Nashville Lumber Co. v. Thornton

Wood, J.,

(after stating the facts). The court did not err in refusing prayers for instructions numbered 10 and 11. There was no evidence to show that the appellant had promulgated a rule for the safety of its servants as to the manner of unfastening the toggle chains. Even if a rule had been promulgated upon the subject, the prayers for instructions were defective because they did not leave it to the jury to determine whether or not the appellee had knowledge of such a rule, and, under the evidence, this was a disputed question of fact, as appellee himself testified that he was never directed by any one not to undertake to unload the cars while on the incline when they were fastened in an unusual manner; that he never knew of any instructions to any of the servants to that effect. Contributory negligence, under the evidence, was a question for the jury..

A majority of the judges are of the opinion that the undisputed evidence shows that appellee, in undertaking to unfasten the chains around the car load of logs in the manner indicated by his testimony, assumed the risk of the danger in so doing. The promise of the master to assume the risk refers to the particular car of logs that was unloaded by appellee three or four days before his injury, and not to the manner of the fastening of the logs on the particular car by which appellee was injured. Appellee had no right, according to his own testimony, to rely upon any promise of the master to repair the fastenings on any future car, for the master specifically limited his assumption of the risk to the car that appellee was unloading when he called the master’s attention, to its defective condition. If the master had said generally for the servant to go ahead and he would stop it, the case would have been différent; but the master only promised with reference to “that one,” i. e., the particular car that the appellee was then unloading.
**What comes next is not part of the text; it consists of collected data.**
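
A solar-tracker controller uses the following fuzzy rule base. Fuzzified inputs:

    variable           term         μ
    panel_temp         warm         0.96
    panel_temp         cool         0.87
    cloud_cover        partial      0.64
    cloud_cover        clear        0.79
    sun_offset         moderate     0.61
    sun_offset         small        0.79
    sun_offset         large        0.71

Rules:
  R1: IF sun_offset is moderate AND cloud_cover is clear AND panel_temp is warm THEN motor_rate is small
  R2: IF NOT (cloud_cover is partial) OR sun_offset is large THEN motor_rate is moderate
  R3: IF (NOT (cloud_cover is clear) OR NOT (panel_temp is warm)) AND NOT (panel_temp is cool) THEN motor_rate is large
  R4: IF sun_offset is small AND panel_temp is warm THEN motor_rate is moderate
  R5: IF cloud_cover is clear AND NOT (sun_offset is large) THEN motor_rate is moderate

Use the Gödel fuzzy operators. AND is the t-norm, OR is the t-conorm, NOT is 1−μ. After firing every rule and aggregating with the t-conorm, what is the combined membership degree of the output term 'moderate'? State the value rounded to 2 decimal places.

R1: moderate=0.61, clear=0.79, warm=0.96; AND[min(a, b)] → w = 0.61
R2: ¬partial=1−0.64=0.36, large=0.71; OR[max(a, b)] → w = 0.71
R3: (¬clear=1−0.79=0.21 OR ¬warm=1−0.96=0.04) = 0.21; AND[min(a, b)] with ¬cool=1−0.87=0.13 → w = 0.13
R4: small=0.79, warm=0.96; AND[min(a, b)] → w = 0.79
R5: clear=0.79, ¬large=1−0.71=0.29; AND[min(a, b)] → w = 0.29
Rules with consequent 'moderate': {R2, R4, R5} → strengths 0.71, 0.79, 0.29
Aggregate via t-conorm [max(a, b)]: 0.79

0.79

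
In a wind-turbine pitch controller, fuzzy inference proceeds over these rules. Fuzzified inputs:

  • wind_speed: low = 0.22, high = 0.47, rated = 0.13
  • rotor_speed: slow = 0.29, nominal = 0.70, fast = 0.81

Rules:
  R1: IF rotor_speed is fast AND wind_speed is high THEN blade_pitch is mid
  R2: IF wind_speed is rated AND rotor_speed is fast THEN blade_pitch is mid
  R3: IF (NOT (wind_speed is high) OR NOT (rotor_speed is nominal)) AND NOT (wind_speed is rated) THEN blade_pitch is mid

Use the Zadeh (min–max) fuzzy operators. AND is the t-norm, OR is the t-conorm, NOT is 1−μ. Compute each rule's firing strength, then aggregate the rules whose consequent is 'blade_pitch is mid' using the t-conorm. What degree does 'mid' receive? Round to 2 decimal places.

R1: fast=0.81, high=0.47; AND[min(a, b)] → w = 0.47
R2: rated=0.13, fast=0.81; AND[min(a, b)] → w = 0.13
R3: (¬high=1−0.47=0.53 OR ¬nominal=1−0.70=0.30) = 0.53; AND[min(a, b)] with ¬rated=1−0.13=0.87 → w = 0.53
Rules with consequent 'mid': {R1, R2, R3} → strengths 0.47, 0.13, 0.53
Aggregate via t-conorm [max(a, b)]: 0.53

0.53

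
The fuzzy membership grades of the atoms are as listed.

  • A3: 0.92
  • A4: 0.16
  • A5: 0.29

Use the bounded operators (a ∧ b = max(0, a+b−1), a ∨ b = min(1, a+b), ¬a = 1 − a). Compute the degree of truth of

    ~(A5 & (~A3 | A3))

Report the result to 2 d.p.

0.71

~A3 = 1 − 0.92 = 0.08
~A3 | A3 = min(1, a+b) on (0.08, 0.92) = 1.00
A5 & (~A3 | A3) = max(0, a+b−1) on (0.29, 1.00) = 0.29
~(A5 & (~A3 | A3)) = 1 − 0.29 = 0.71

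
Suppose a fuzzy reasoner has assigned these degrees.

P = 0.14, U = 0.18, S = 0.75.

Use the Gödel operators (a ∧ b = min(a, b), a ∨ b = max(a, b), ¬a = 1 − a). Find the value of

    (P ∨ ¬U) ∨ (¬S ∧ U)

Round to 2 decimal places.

0.82

¬U = 1 − 0.18 = 0.82
P ∨ ¬U = max(a, b) on (0.14, 0.82) = 0.82
¬S = 1 − 0.75 = 0.25
¬S ∧ U = min(a, b) on (0.25, 0.18) = 0.18
(P ∨ ¬U) ∨ (¬S ∧ U) = max(a, b) on (0.82, 0.18) = 0.82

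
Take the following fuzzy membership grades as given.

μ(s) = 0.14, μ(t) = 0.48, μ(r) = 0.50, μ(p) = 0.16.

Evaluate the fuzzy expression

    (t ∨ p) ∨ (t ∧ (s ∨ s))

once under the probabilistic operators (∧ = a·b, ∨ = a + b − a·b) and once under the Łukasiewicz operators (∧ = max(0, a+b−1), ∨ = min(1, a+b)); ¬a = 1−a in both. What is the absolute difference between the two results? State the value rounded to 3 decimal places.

0.022

Under probabilistic:
  t ∨ p = a + b − a·b on (0.4800, 0.1600) = 0.5632
  s ∨ s = a + b − a·b on (0.1400, 0.1400) = 0.2604
  t ∧ (s ∨ s) = a·b on (0.4800, 0.2604) = 0.1250
  (t ∨ p) ∨ (t ∧ (s ∨ s)) = a + b − a·b on (0.5632, 0.1250) = 0.6178
  → value = 0.6178
Under Łukasiewicz:
  t ∨ p = min(1, a+b) on (0.48, 0.16) = 0.64
  s ∨ s = min(1, a+b) on (0.14, 0.14) = 0.28
  t ∧ (s ∨ s) = max(0, a+b−1) on (0.48, 0.28) = 0.00
  (t ∨ p) ∨ (t ∧ (s ∨ s)) = min(1, a+b) on (0.64, 0.00) = 0.64
  → value = 0.6400
|0.6178 − 0.6400| = 0.022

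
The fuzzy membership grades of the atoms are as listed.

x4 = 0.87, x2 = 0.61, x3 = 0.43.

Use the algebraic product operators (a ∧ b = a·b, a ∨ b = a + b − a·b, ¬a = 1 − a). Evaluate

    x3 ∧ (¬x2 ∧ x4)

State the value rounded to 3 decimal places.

0.146

¬x2 = 1 − 0.6100 = 0.3900
¬x2 ∧ x4 = a·b on (0.3900, 0.8700) = 0.3393
x3 ∧ (¬x2 ∧ x4) = a·b on (0.4300, 0.3393) = 0.1459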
The appellee himself testifies that he saw, four or five minutes before he was injured, that the car load of logs that injured him was fastened in the same manner as the car to which he had called attention three or four days before, and that the master had not corrected that manner of fastening the logs; that “he hadn’t lived up to his promise. ” This testimony of appellee shows that he knew that the promise of the master to repair had come to an end and had not been fulfilled, and that he, appellee, was no longer relying upon same. Since the master only told appellee “to go ahead with reference to that one, ” appellee, by undertaking to unfasten another and future car when he saw it to be dangerous to do so, assumed the risk.

The verdict is without evidence to sustain it. The judgment is therefore reversed, and the cause is remanded for a new trial.

Kirby, J., concurs in the judgment; Frauenthal, J., dissents.